Prof. Dr. Kantarcı'nın "Köyceğiz Gölü ve havzasında ekolojik değerlendirmeler" üzerine yaptığı çalışmada, gölün havzasındaki koruma tedbirlerinin sınırlı ve yetersiz olduğuna dikkat çekilerek söz konusu bölgede açık taş ocağı işletmeciliği yapıldığı vurgulandı. Çalışmada "Köyceğiz Gölü havzasındaki bu açık ocak işletmelerinin göle olumsuz etkiler yapacağı anlaşılmaktadır" denildi.
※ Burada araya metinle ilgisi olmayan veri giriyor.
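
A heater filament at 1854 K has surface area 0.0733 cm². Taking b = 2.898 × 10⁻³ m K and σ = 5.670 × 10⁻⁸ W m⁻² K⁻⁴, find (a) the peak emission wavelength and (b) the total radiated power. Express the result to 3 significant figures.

(a) λ_max = b/T = 2.898×10⁻³/1854 = 1.563×10⁻⁶ m = 1.56×10³ nm.
Area A = 0.0733 cm² = 7.33×10⁻⁶ m².
(b) P = σAT⁴ = 5.670×10⁻⁸×7.33×10⁻⁶×(1854)⁴ = 4.91 W.

λ_max ≈ 1.56×10³ nm; P ≈ 4.91 W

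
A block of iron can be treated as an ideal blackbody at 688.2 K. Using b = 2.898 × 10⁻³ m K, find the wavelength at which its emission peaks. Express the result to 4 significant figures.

λ_max ≈ 4.211 μm

Wien's displacement law: λ_max = b/T = (2.898×10⁻³ m·K)/(688.2 K) = 4.2110×10⁻⁶ m.
That is 4.211 μm, in the infrared range.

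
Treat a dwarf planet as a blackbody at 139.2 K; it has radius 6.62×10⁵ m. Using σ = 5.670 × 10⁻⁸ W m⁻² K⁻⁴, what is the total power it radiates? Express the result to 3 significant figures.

P ≈ 1.17×10¹⁴ W

Surface area A = 4πR² = 4π(6.62×10⁵ m)² = 5.50714×10¹² m².
P = σAT⁴ = 5.670×10⁻⁸ × 5.50714×10¹² × (139.2)⁴ = 1.17×10¹⁴ W.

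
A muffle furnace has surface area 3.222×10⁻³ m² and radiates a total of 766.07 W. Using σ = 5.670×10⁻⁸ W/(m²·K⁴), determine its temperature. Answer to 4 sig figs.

Area A = 3.222×10⁻³ m².
P = σAT⁴ ⇒ T = (P/(σA))^(1/4) = (766.07/(5.670×10⁻⁸×3.222×10⁻³))^(1/4) = 1431 K.

T ≈ 1431 K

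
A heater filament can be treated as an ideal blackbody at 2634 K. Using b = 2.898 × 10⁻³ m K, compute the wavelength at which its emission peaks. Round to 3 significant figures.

λ_max ≈ 1.10×10³ nm

Wien's displacement law: λ_max = b/T = (2.898×10⁻³ m·K)/(2634 K) = 1.100×10⁻⁶ m.
That is 1.10×10³ nm, in the infrared range.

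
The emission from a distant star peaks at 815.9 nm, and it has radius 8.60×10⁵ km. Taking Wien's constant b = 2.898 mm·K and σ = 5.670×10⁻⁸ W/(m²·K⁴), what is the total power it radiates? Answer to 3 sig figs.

Wien's law: T = b/λ_max = 2.898×10⁻³/8.159×10⁻⁷ = 3551.91 K.
Surface area A = 4πR² = 4π(8.60×10⁸ m)² = 9.29409×10¹⁸ m².
Then P = σAT⁴ = 5.670×10⁻⁸×9.29409×10¹⁸×(3551.91)⁴ = 8.39×10²⁵ W.

P ≈ 8.39×10²⁵ W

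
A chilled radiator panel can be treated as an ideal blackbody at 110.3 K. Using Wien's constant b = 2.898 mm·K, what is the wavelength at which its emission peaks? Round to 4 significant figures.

λ_max ≈ 26.27 μm

Wien's displacement law: λ_max = b/T = (2.898×10⁻³ m·K)/(110.3 K) = 2.6274×10⁻⁵ m.
That is 26.27 μm, in the infrared range.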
'Tedbir alınmazsa gölün kapasitesini kaybetmesi çok uzun sürmeyecek'
Cumhuriyet'in haberine göre, çalışmada, bölgede yüksek yağışların olduğuna değinilerek "Orman, yüksek yağışların tepede alıkonmasını ve yavaşça toprağa ulaşmasını sağlamaktadır. Orman altındaki ölü örtü ve toprağa karışmış olan humusta suyun toprağa sızmasını sağlamaktadır. Topraktaki gözeneklerden ve kök çevrelerinden derine sızan su, ana kayanın çatlak sistemine, oradan da yeraltı suyuna ve giderek göle ulaşmakta, gölü beslemektedir. Bu sebeple ormanların korunması, geliştirilmesi, ağaçlandırılması, ağaçlandırılamayacak arazinin de teraslanması ve ya taş sekilerle basamaklandırılması gerekmektedir" denildi.
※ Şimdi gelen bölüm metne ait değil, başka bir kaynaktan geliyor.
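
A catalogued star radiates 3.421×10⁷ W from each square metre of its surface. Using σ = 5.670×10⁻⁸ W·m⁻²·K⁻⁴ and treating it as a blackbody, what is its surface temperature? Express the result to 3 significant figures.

I = σT⁴, so T = (I/σ)^(1/4) = (3.421×10⁷/(5.670×10⁻⁸))^(1/4) = 4.96×10³ K.

T ≈ 4.96×10³ K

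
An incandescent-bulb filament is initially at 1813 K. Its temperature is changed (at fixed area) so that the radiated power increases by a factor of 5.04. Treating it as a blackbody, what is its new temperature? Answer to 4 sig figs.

P ∝ T⁴, so T₂/T₁ = (P₂/P₁)^(1/4) = (5.04)^(1/4) = 1.49833.
T₂ = 1813 × 1.49833 = 2716 K.

T₂ ≈ 2716 K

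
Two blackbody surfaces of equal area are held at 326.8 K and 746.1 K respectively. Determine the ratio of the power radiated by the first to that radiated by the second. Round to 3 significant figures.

P₁/P₂ ≈ 0.0368

With equal areas, P₁/P₂ = (T₁/T₂)⁴ = (326.8/746.1)⁴ = 0.0368.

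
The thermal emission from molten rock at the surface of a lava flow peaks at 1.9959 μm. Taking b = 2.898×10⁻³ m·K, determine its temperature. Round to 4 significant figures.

Wien's law gives T = b/λ_max = (2.898×10⁻³ m·K)/(1.9959×10⁻⁶ m) = 1452 K.

T ≈ 1452 K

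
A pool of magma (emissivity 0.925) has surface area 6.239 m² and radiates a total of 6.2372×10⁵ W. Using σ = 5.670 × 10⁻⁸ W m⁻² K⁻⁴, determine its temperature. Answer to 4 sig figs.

Area A = 6.239 m².
P = εσAT⁴ ⇒ T = (P/(εσA))^(1/4) = (6.2372×10⁵/(0.925×5.670×10⁻⁸×6.239))^(1/4) = 1175 K.

T ≈ 1175 K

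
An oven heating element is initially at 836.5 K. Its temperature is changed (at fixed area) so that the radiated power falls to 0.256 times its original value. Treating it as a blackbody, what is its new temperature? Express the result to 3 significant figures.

T₂ ≈ 595 K

P ∝ T⁴, so T₂/T₁ = (P₂/P₁)^(1/4) = (0.256)^(1/4) = 0.711312.
T₂ = 836.5 × 0.711312 = 595 K.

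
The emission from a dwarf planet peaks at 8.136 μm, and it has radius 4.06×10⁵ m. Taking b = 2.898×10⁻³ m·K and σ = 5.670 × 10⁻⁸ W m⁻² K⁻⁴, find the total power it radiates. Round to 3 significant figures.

Wien's law: T = b/λ_max = 2.898×10⁻³/8.136×10⁻⁶ = 356.195 K.
Surface area A = 4πR² = 4π(4.06×10⁵ m)² = 2.07139×10¹² m².
Then P = σAT⁴ = 5.670×10⁻⁸×2.07139×10¹²×(356.195)⁴ = 1.89×10¹⁵ W.

P ≈ 1.89×10¹⁵ W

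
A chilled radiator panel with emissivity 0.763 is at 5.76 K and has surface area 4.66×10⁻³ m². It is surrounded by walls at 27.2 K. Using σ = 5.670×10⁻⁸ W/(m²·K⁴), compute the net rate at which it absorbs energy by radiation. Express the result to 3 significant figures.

Net gain ≈ 1.10×10⁻⁴ W

Area A = 4.66×10⁻³ m².
Net radiated power P_net = εσA(T⁴ − T₀⁴) = 0.763×5.670×10⁻⁸×4.66×10⁻³×(5.76⁴ − 27.2⁴).
T⁴ − T₀⁴ = 1100.75 − 5.47363×10⁵ = -5.46262×10⁵ K⁴, so P_net = -1.10×10⁻⁴ W — negative, meaning a net gain of 1.10×10⁻⁴ W.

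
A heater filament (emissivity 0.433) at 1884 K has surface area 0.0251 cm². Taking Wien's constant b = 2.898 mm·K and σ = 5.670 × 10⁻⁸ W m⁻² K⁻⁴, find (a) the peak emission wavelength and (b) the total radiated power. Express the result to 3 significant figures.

(a) λ_max = b/T = 2.898×10⁻³/1884 = 1.538×10⁻⁶ m = 1.54 μm.
Area A = 0.0251 cm² = 2.51×10⁻⁶ m².
(b) P = εσAT⁴ = 0.433×5.670×10⁻⁸×2.51×10⁻⁶×(1884)⁴ = 0.776 W.

λ_max ≈ 1.54 μm; P ≈ 0.776 W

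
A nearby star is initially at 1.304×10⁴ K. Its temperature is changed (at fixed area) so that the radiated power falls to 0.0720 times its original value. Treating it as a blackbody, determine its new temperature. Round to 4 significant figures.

P ∝ T⁴, so T₂/T₁ = (P₂/P₁)^(1/4) = (0.0720)^(1/4) = 0.518004.
T₂ = 1.304×10⁴ × 0.518004 = 6755 K.

T₂ ≈ 6755 K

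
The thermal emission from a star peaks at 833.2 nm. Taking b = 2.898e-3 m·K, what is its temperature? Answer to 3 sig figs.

T ≈ 3.48×10³ K

Wien's law gives T = b/λ_max = (2.898×10⁻³ m·K)/(8.332×10⁻⁷ m) = 3.48×10³ K.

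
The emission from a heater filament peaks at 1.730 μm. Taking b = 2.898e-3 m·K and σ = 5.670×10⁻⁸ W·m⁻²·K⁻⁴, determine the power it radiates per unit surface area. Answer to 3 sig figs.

Wien's law: T = b/λ_max = 2.898×10⁻³/1.730×10⁻⁶ = 1675.14 K.
Then I = σT⁴ = 5.670×10⁻⁸×(1675.14)⁴ = 4.46×10⁵ W/m².

I ≈ 4.46×10⁵ W/m²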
Dağlarda oluşacak sellerin taşacağı materyalin Köyceğiz Gölü’ne giderek dolmasına neden olacağı kaydedilen çalışmada, "Bu olayı, uzun bir süreç olarak düşünmemek ve uzun gelecekte dolacağı yanılgısına düşmemek gerekmektedir. Yüksek yağışlar incelendiğinde, ormanlar tahrip edilirse ve ağaçlandırmalar yapılmaz, tedbir alınmazsa gölün dolmasının veya kapasitesini kaybetmesinin çok uzun sürmeyeceği anlaşılır" sözlerine yer verildi.
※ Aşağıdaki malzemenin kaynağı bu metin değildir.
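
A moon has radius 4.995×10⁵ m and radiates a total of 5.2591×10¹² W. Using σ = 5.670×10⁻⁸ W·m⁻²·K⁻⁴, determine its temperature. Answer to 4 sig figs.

Surface area A = 4πR² = 4π(4.995×10⁵ m)² = 3.13531×10¹² m².
P = σAT⁴ ⇒ T = (P/(σA))^(1/4) = (5.2591×10¹²/(5.670×10⁻⁸×3.13531×10¹²))^(1/4) = 73.75 K.

T ≈ 73.75 K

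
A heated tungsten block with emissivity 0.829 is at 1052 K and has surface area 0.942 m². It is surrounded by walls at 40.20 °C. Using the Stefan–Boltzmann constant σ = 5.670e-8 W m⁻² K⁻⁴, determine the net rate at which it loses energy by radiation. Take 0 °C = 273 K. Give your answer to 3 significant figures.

Surroundings: T = 40.20 °C + 273 = 313.20 K.
Area A = 0.942 m².
Net radiated power P_net = εσA(T⁴ − T₀⁴) = 0.829×5.670×10⁻⁸×0.942×(1052⁴ − 313.20⁴).
T⁴ − T₀⁴ = 1.22479×10¹² − 9.62248×10⁹ = 1.21517×10¹² K⁴, so P_net = 5.38×10⁴ W.

Net loss ≈ 5.38×10⁴ W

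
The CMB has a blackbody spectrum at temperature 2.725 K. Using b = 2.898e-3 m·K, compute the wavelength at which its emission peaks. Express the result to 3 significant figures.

λ_max ≈ 1.06 mm

Wien's displacement law: λ_max = b/T = (2.898×10⁻³ m·K)/(2.725 K) = 1.063×10⁻³ m.
That is 1.06 mm, in the microwave range.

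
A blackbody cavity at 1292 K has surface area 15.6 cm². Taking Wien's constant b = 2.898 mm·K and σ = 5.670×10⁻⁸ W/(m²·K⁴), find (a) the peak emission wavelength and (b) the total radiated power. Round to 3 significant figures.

(a) λ_max = b/T = 2.898×10⁻³/1292 = 2.243×10⁻⁶ m = 2.24×10³ nm.
Area A = 15.6 cm² = 1.56×10⁻³ m².
(b) P = σAT⁴ = 5.670×10⁻⁸×1.56×10⁻³×(1292)⁴ = 246 W.

λ_max ≈ 2.24×10³ nm; P ≈ 246 W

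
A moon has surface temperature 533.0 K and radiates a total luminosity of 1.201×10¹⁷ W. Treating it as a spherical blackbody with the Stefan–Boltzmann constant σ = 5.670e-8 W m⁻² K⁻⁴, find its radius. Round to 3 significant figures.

R ≈ 1.45×10⁶ m

L = 4πR²σT⁴ ⇒ R = √(L/(4πσT⁴)).
σT⁴ = 4576.06 W/m², so R = √(1.201×10¹⁷/(4π×4576.06)) = 1.45×10⁶ m.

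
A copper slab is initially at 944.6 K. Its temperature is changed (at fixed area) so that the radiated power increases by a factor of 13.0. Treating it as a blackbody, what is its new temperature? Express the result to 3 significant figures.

T₂ ≈ 1.79×10³ K

P ∝ T⁴, so T₂/T₁ = (P₂/P₁)^(1/4) = (13.0)^(1/4) = 1.89883.
T₂ = 944.6 × 1.89883 = 1.79×10³ K.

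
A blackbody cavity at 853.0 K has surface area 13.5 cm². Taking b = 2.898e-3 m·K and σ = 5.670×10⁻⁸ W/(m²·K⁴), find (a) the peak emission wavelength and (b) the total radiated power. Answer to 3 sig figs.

(a) λ_max = b/T = 2.898×10⁻³/853.0 = 3.397×10⁻⁶ m = 3.40 μm.
Area A = 13.5 cm² = 1.35×10⁻³ m².
(b) P = σAT⁴ = 5.670×10⁻⁸×1.35×10⁻³×(853.0)⁴ = 40.5 W.

λ_max ≈ 3.40 μm; P ≈ 40.5 W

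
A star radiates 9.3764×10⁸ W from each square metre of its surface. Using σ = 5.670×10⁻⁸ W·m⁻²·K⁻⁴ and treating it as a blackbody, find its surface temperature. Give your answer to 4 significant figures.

T ≈ 1.134×10⁴ K

I = σT⁴, so T = (I/σ)^(1/4) = (9.3764×10⁸/(5.670×10⁻⁸))^(1/4) = 1.134×10⁴ K.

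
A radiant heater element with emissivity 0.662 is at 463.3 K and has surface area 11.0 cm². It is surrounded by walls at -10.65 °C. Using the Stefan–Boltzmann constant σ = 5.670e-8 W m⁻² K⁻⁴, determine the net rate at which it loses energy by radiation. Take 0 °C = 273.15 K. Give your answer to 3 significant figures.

Net loss ≈ 1.71 W

Surroundings: T = -10.65 °C + 273.15 = 262.50 K.
Area A = 11.0 cm² = 1.10×10⁻³ m².
Net radiated power P_net = εσA(T⁴ − T₀⁴) = 0.662×5.670×10⁻⁸×1.10×10⁻³×(463.3⁴ − 262.50⁴).
T⁴ − T₀⁴ = 4.60733×10¹⁰ − 4.74807×10⁹ = 4.13252×10¹⁰ K⁴, so P_net = 1.71 W.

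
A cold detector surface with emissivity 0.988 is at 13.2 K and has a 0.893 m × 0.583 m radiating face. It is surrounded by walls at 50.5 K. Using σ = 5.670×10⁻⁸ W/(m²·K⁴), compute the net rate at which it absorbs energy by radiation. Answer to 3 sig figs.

Net gain ≈ 0.189 W

Area A = 0.893 × 0.583 = 0.520619 m².
Net radiated power P_net = εσA(T⁴ − T₀⁴) = 0.988×5.670×10⁻⁸×0.520619×(13.2⁴ − 50.5⁴).
T⁴ − T₀⁴ = 30359.6 − 6.50378×10⁶ = -6.47342×10⁶ K⁴, so P_net = -0.189 W — negative, meaning a net gain of 0.189 W.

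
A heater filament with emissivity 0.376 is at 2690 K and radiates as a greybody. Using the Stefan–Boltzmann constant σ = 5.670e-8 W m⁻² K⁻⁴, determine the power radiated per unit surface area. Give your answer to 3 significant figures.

Stefan–Boltzmann: I = εσT⁴ = 0.376 × 5.670×10⁻⁸ × (2690)⁴ = 1.12×10⁶ W/m².

I ≈ 1.12×10⁶ W/m²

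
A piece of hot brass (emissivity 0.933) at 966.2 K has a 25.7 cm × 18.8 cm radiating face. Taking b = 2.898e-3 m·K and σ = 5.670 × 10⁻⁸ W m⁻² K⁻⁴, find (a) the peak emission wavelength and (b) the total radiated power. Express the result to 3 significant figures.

(a) λ_max = b/T = 2.898×10⁻³/966.2 = 2.999×10⁻⁶ m = 3.00×10³ nm.
Area A = 0.257 × 0.188 = 0.048316 m².
(b) P = εσAT⁴ = 0.933×5.670×10⁻⁸×0.048316×(966.2)⁴ = 2.23×10³ W.

λ_max ≈ 3.00×10³ nm; P ≈ 2.23×10³ W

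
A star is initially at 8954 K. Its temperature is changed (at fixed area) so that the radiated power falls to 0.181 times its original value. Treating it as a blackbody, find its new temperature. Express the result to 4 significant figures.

P ∝ T⁴, so T₂/T₁ = (P₂/P₁)^(1/4) = (0.181)^(1/4) = 0.652258.
T₂ = 8954 × 0.652258 = 5840 K.

T₂ ≈ 5840 K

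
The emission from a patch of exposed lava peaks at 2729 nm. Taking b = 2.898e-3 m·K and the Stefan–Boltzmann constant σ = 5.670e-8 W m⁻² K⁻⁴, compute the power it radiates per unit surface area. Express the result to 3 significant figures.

I ≈ 7.21×10⁴ W/m²

Wien's law: T = b/λ_max = 2.898×10⁻³/2.729×10⁻⁶ = 1061.93 K.
Then I = σT⁴ = 5.670×10⁻⁸×(1061.93)⁴ = 7.21×10⁴ W/m².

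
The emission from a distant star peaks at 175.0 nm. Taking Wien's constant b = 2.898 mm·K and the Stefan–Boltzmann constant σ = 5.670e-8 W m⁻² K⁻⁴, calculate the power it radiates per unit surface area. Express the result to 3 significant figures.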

Çalışmada sonuç olarak özetle şu ifadeler kullanıldı:
"Köyceğiz Gölü’nün korunması için havzasının da korunması gerekmektedir. Konunun ekosistemler birliğinin koruması olarak ele alınması, bölgenin yaşanılabilirliğinin ve bölgede yaşayan insanlarımızın da varlığının devam ettirilmesi öncelikli ve üstün kamu yararı anlam ve kapsamında değerlendirilmesi gerekmektedir."